Il montre également combien ceux en charge des négociations commerciales européennes déroulent le tapis rouge à l’industrie de services, à la fois dans le cadre de l’accord CETA consolidé publié en septembre 2014 et dans le texte des projets de chapitres et dans les documents de négociations relatifs au TAFTA, qui tous reflètent la liste de vœux des lobbies industriels.

Principales conclusions :

1. TAFTA et CETA portent le sceau évident de l’influence des groupes de lobbying œuvrant dans le secteur des services, créés au cours des dernières décennies dans le cadre des négociations commerciales passées (de l’AGCS notamment), tels que le lobby industriel le plus puissant d’Europe, BusinessEurope, ou encore le Forum européen des services (FES), une équipe de lobbyistes regroupant des associations d’entreprises et des entreprises telles que British Telecom ou la Deutsche Bank.

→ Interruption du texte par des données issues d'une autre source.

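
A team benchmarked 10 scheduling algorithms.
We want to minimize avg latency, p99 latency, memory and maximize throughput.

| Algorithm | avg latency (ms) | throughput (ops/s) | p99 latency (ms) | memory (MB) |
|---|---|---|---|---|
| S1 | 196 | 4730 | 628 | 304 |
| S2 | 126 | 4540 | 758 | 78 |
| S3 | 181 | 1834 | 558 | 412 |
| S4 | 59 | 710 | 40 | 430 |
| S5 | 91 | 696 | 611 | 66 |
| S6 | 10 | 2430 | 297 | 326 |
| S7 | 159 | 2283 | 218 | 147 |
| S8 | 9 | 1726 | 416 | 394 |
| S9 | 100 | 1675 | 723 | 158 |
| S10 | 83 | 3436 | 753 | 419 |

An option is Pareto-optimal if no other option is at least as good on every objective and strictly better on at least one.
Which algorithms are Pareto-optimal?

S1, S2, S4, S5, S6, S7, S8, S9, S10

S1: not dominated (best throughput).
S2: not dominated.
S3: dominated by S6 (avg latency 10≤181, throughput 2430≥1834, p99 latency 297≤558, memory 326≤412).
S4: not dominated (best p99 latency).
S5: not dominated (best memory).
S6: not dominated.
S7: not dominated.
S8: not dominated (best avg latency).
S9: not dominated.
S10: not dominated.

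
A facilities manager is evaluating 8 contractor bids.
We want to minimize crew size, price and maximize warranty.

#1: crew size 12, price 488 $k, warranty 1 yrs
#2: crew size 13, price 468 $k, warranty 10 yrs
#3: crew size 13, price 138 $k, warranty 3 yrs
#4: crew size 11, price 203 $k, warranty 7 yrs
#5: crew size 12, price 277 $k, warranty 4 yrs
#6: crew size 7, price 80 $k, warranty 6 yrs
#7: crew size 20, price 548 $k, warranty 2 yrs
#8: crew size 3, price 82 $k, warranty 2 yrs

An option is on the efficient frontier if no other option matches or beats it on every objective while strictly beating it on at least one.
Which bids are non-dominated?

#2, #4, #6, #8

#1: dominated by #4 (crew size 11≤12, price 203≤488, warranty 7≥1).
#2: not dominated (best warranty).
#3: dominated by #6 (crew size 7≤13, price 80≤138, warranty 6≥3).
#4: not dominated.
#5: dominated by #4 (crew size 11≤12, price 203≤277, warranty 7≥4).
#6: not dominated (best price).
#7: dominated by #2 (crew size 13≤20, price 468≤548, warranty 10≥2).
#8: not dominated (best crew size).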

2. La relation entre l’industrie et la Commission européenne est « bi-directionnelle », puisque la Commission mobilise activement les lobbies industriels autour de ses négociations commerciales. C’est ce qu’on peut appeler du « lobbying inversé », soit « l’autorité publique qui fait du lobbying auprès des lobbies eux-mêmes ». Pierre Defraigne, ancien Directeur général adjoint de la Direction « Commerce » de la Commission européenne, parle d’une « collusion systématique entre la Commission et les cercles d’affaires ».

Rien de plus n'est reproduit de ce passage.